At a Glance
Aerospace & Defense Sector
- Data exfiltration of sensitive intellectual property
- Highly regulated industry
- Investigations too slow and reactive
- Nation-state actors infiltrating the ranks to steal data
- ObserveIT Insider Threat Management Platform
This U.S.-based company is a defense and aerospace contractor, as well as providing information technology services to a variety of fields. They develop a range of services, software and products, including avionics and electronic systems, for government, defense and commercial usage. They also specialize in technology and various types of weaponry. With a broad portfolio of offerings and massive customer base, this company is one of the largest defense contractors in the world.
Due to their industry and customer base, it is no surprise that this company handles a massive amount of sensitive data and information in the course of business. Their primary concern was avoiding exfiltration of sensitive intellectual property and data, including by nation-state actors. They found USB drives and other removable media in particular to be a common exfiltration channel. They also needed a way to enrich alerts from other tools to build context and speed up investigations in the event of an Insider Threat incident.
Previously, the team had used a traditional DLP solution to attempt to monitor and respond to data loss scenarios. While their security analysts liked the granular detail provided by the DLP, it was difficult to set up and maintain, and their IT team and CISO were frustrated with the product. They felt that they were sacrificing performance and user frustration for data collection, and the balance between those concerns was tenuous at best.
At the outset, the team decided to test out ObserveIT in their environment to determine how it stood up to their DLP, and found that ObserveIT could be used for nearly twice as many relevant use cases as their DLP. After a six-week pilot, they brought ObserveIT on board to augment their Insider Threat program with increased visibility and context into security events. ObserveIT has now been an integral part of their Insider Threat program for years.
“If I could sum up the value of ObserveIT in one word, it would be: visibility.

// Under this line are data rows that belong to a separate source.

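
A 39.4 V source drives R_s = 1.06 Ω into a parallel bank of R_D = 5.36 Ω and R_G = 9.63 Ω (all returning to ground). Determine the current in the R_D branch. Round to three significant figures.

Equivalent of the parallel group: R_p = 3.443 Ω.
Node voltage V_A = V_s · R_p/(R_s + R_p) = 39.4 × 0.7646 = 30.13 V.
I(R_D) = V_A / R_D = 30.13/5.36 = 5.621 A.
(Check via current divider: I_total = 8.749 A; share G_k/ΣG = 0.6424 → same result.)

I ≈ 5.62 A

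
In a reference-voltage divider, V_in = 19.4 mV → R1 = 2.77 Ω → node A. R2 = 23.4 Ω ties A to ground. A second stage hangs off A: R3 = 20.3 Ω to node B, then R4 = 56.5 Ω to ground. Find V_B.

V_B ≈ 12.4 mV

The second stage (R3 + R4 = 76.80 Ω) loads node A in parallel with R2.
R2 ‖ (R3+R4) = 17.94 Ω.
So V_A = 19.4 × 0.8662 = 16.80 mV.
V_B = V_A × 0.7357 = 12.36 mV.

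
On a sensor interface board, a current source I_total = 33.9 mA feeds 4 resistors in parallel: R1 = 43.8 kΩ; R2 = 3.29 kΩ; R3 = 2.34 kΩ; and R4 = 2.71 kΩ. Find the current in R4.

I ≈ 11.1 mA

ΣG = 1/43.8 + 1/3.29 + 1/2.34 + 1/2.71 = 1.123.
R4 takes the fraction G_k/ΣG = 0.3690/1.123 = 0.3285, so I = 33.9 × 0.3285 = 11.14 mA.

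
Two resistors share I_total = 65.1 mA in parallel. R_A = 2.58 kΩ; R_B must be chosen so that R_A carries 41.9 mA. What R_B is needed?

R_B ≈ 4.66 kΩ

In a two-way split, I_A/I_total = R_B/(R_A + R_B).
With f = 0.6436, R_B = R_A · f/(1−f) = 2.58 × 1.806 = 4.660 kΩ.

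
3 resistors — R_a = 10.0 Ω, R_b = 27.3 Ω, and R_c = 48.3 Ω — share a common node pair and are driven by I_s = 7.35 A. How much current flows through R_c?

I ≈ 0.967 A

Conductances: ΣG = 1/10.0 + 1/27.3 + 1/48.3 = 0.1573 (1/Ω).
Current divider: I(R_c) = I_s · G_k/ΣG = 7.35 × (0.02070/0.1573) = 7.35 × 0.1316 = 0.9672 A.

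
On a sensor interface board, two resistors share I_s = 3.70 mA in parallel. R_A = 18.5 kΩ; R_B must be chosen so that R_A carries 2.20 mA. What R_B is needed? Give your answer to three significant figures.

R_B ≈ 27.1 kΩ

In a two-way split, I_A/I_s = R_B/(R_A + R_B).
With f = 0.5946, R_B = R_A · f/(1−f) = 18.5 × 1.467 = 27.13 kΩ.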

That is what really differentiates the platform and adds so much value to our organization when it comes to detecting, investigating, and responding to Insider Threats.”
– Cybersecurity Architect, Major Defense Contractor
With ObserveIT as part of their security arsenal, the company now has user visibility into risky events in one place. Previously this data was dispersed across disparate tools, and it was difficult to reconcile the information to build a complete picture.

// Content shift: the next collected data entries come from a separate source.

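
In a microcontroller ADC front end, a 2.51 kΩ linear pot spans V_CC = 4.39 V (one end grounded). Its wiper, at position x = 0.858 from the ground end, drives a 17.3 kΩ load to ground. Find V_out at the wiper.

V_out ≈ 3.70 V

The pot divides into 0.3564 kΩ above the wiper and 2.154 kΩ below.
Lower segment in parallel with the load: 2.154 ‖ 17.3 = 1.915 kΩ.
Loaded-divider output: V_out = 4.39 × 0.8431 = 3.701 V.
(Unloaded: V_out = x·V_CC = 3.77 V.)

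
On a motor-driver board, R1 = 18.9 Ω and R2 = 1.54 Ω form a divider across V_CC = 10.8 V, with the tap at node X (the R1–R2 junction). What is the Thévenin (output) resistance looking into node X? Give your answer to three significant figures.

R_th ≈ 1.42 Ω

Looking into X with the source shorted: R_th = R1·R2/(R1+R2) = 18.90 × 1.54/20.44 = 1.424 Ω.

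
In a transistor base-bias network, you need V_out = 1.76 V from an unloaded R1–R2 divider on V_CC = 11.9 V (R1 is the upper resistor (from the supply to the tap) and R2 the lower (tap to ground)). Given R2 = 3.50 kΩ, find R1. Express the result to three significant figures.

The divider ratio is R2/(R1+R2) = 1.76/11.9 = 0.1479.
So R1 = R2 · (V_CC/V_out − 1) = 3.50 × (11.9/1.76 − 1) = 3.50 × 5.761 = 20.16 kΩ.

R1 ≈ 20.2 kΩ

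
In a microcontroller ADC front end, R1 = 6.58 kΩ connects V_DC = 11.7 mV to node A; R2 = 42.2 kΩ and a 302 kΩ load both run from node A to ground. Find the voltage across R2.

V_out ≈ 9.93 mV

The load sits in parallel with R2, giving an effective lower resistance R2' = R2·R_L/(R2+R_L) = 37.03 kΩ.
Voltage divider with the loaded lower leg: V_out = 11.7 × 37.03/(6.58 + 37.03) = 11.7 × 0.8491 = 9.935 mV.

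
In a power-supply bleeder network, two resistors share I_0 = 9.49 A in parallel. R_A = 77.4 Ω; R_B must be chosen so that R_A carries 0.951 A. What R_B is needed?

Two-branch current divider: I_A = I_0 · R_B/(R_A + R_B).
With f = 0.1002, R_B = R_A · f/(1−f) = 77.4 × 0.1114 = 8.620 Ω.

R_B ≈ 8.62 Ω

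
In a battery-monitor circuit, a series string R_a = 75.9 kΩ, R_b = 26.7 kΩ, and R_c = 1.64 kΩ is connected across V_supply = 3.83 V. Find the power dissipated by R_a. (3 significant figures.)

ΣR = 104.2 kΩ → I = 3.83/104.2 = 0.03674 mA.
P(R_a) = I²·R_a = (0.03674)² × 75.9 = 0.1025 mW.

P ≈ 0.102 mW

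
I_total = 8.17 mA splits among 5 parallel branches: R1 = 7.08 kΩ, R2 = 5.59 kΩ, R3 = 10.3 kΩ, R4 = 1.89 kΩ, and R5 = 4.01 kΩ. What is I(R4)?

I ≈ 3.62 mA

Conductances: ΣG = 1/7.08 + 1/5.59 + 1/10.3 + 1/1.89 + 1/4.01 = 1.196 (1/kΩ).
Current divider: I(R4) = I_total · G_k/ΣG = 8.17 × (0.5291/1.196) = 8.17 × 0.4425 = 3.615 mA.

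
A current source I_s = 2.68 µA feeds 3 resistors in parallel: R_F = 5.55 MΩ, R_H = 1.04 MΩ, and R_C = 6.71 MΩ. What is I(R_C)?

ΣG = 1/5.55 + 1/1.04 + 1/6.71 = 1.291.
By the current-divider rule, I = I_s · G_k/ΣG = 2.68 × 0.1155 = 0.3094 µA.

I ≈ 0.309 µA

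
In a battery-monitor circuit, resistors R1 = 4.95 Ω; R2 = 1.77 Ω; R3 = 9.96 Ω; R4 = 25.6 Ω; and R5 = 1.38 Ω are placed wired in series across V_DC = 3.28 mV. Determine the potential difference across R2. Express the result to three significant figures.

Series total: ΣR = 4.95 + 1.77 + 9.96 + 25.6 + 1.38 = 43.66 Ω.
By the voltage-divider rule, V = 3.28 × 1.770/43.66 = 0.1330 mV.

V ≈ 0.133 mV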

At enterprise scale of over 30,000 endpoints, a single truth on user driven events is an absolute requirement to mitigate Insider Threats before they spread and put the organization at risk. The easy-to-understand timeline of user activity, applications, endpoints, files, and data associated with a security event in ObserveIT enables the security team to quickly demonstrate to stakeholders what happened, why it happened, and why it is concerning. Their cybersecurity architect describes ObserveIT as a “storyboard” that helps them easily convey out-of-policy activity to legal, HR, and even authorities in extreme cases.

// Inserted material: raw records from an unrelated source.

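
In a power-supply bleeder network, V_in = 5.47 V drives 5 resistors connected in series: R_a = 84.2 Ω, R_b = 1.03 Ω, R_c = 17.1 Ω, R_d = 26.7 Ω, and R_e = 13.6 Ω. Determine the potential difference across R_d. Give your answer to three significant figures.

V ≈ 1.02 V

Total series resistance ΣR = 84.2 + 1.03 + 17.1 + 26.7 + 13.6 = 142.6 Ω.
By the voltage-divider rule, V = 5.47 × 26.70/142.6 = 1.024 V.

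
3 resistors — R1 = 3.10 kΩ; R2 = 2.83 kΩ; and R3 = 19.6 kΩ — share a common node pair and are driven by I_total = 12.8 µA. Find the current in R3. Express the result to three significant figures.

I ≈ 0.898 µA

Total conductance ΣG = 1/3.10 + 1/2.83 + 1/19.6 = 0.7270 (units of 1/kΩ).
By the current-divider rule, I = I_total · G_k/ΣG = 12.8 × 0.07018 = 0.8983 µA.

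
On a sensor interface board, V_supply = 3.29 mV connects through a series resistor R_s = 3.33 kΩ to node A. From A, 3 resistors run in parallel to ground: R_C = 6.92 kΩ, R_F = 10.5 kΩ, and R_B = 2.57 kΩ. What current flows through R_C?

I ≈ 0.154 µA

Equivalent of the parallel group: R_p = 1.590 kΩ.
V_A = 3.29 × 1.590/4.920 = 1.063 mV.
Branch current I = V_A/R_C = 1.063/6.92 = 0.1537 µA.
(Check via current divider: I_total = 0.6687 µA; share G_k/ΣG = 0.2298 → same result.)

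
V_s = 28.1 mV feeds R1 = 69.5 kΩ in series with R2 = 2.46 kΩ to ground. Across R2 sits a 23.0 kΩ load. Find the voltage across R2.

The load sits in parallel with R2, giving an effective lower resistance R2' = R2·R_L/(R2+R_L) = 2.222 kΩ.
Then V_out = V_s · R2'/(R1 + R2') = 28.1 × 2.222/71.72 = 0.8707 mV.
(Unloaded it would be 0.961 mV; the load pulls it down.)

V_out ≈ 0.871 mV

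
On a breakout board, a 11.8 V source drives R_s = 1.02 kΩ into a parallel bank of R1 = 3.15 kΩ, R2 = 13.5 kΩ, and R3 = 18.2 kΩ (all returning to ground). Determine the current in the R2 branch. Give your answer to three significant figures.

Combine the parallel branches: R_p = (1/3.15 + 1/13.5 + 1/18.2)⁻¹ = 2.240 kΩ.
Node voltage V_A = V_in · R_p/(R_s + R_p) = 11.8 × 0.6871 = 8.108 V.
Branch current I = V_A/R2 = 8.108/13.5 = 0.6006 mA.

I ≈ 0.601 mA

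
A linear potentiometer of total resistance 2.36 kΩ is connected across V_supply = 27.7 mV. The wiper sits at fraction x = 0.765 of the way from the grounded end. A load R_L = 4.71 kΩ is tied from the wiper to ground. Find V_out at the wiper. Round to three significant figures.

The pot divides into 0.5546 kΩ above the wiper and 1.805 kΩ below.
R_L loads the lower segment: effective lower R = 1.305 kΩ.
Loaded-divider output: V_out = 27.7 × 0.7018 = 19.44 mV.

V_out ≈ 19.4 mV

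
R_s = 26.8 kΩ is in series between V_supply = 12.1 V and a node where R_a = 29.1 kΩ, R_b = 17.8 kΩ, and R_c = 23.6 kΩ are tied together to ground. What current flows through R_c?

Equivalent of the parallel group: R_p = 7.523 kΩ.
Node voltage V_A = V_supply · R_p/(R_s + R_p) = 12.1 × 0.2192 = 2.652 V.
I(R_c) = V_A / R_c = 2.652/23.6 = 0.1124 mA.
(Check via current divider: I_total = 0.3525 mA; share G_k/ΣG = 0.3188 → same result.)

I ≈ 0.112 mA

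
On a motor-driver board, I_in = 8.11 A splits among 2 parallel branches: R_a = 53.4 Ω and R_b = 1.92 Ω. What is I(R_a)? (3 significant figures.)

With just two branches, the current splits inversely with resistance.
So I = 8.11 × 1.92/55.32 = 0.2815 A.

I ≈ 0.281 A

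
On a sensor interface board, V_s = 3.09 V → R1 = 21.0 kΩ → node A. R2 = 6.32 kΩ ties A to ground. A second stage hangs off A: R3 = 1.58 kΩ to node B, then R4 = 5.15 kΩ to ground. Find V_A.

The second stage (R3 + R4 = 6.730 kΩ) loads node A in parallel with R2.
R2 ‖ (R3+R4) = 3.259 kΩ.
V_A = 3.09 × 3.259/(21.0 + 3.259) = 0.4151 V.

V_A ≈ 0.415 V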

Previously, when the team’s endpoint detection and response (EDR) tool fired an alert, a security analyst had to dig in and study multiple processes. It often took 30 minutes to two hours for them to understand what had happened. With ObserveIT, this takes minutes.
Using ObserveIT, the team can search for user activity on the endpoint or using the process name in the EDR alert. ObserveIT’s powerful search capability will highlight users and any risky behavior on the endpoint, on applications and in files they’ve interacted with. Security teams can see the context of what the user did on that endpoint or application before and after the EDR alert fired.
All this is served in an easy-to-read timeline of events, so the security team knows the context in minutes without log analysis. ObserveIT serves as a diagnostic tool that enables them to deep-dive into what happened before, during, and after an alert was triggered. This gives them the rich context they need to determine how to respond.
One of the key metrics that the team tracks is time to close an investigation; in other words, from the moment it becomes clear an investigation is needed to the moment it is officially closed.
Many cybersecurity teams focus on “mean time to detect” or “mean time to response.” Both of these are useful metrics. However, resolution of insider threats in a timely fashion is very important, and goes beyond a technical blog or mitigation. Hence this company’s decision to prioritize the “time to close investigations” metric, an indication of a very mature security program.
They have been able to dramatically decrease this metric using the increased visibility and context achievable through the ObserveIT platform. They have also found that the quality of “leads” and fidelity of alerts in general is much higher because ObserveIT enables them to avoid most false positives and to quickly get to the root of whether user activity was negligent or malicious in nature.
observeit in action:
a real-world incident
The Incident: The team has set up alerts so they are notified when someone uninstalls ObserveIT on an endpoint. If this happens, the team reinstalls ObserveIT and then puts focused observation on that team member. In this case, an employee was discovered uninstalling ObserveIT and using LogMeIn to avoid the security stack and VPN. They were connecting their personal computer to their work endpoint.
The Response: With ObserveIT, the security team kicked off an investigation. They quickly learned at the employee was doing work to support the business mission. It was someone on-call from home who was subverting security protocols in order to get work done. While it was out-of-policy behavior and not secure, it was not malicious. They were able to provide the employee with a warning and guidance to avoid the behavior in future.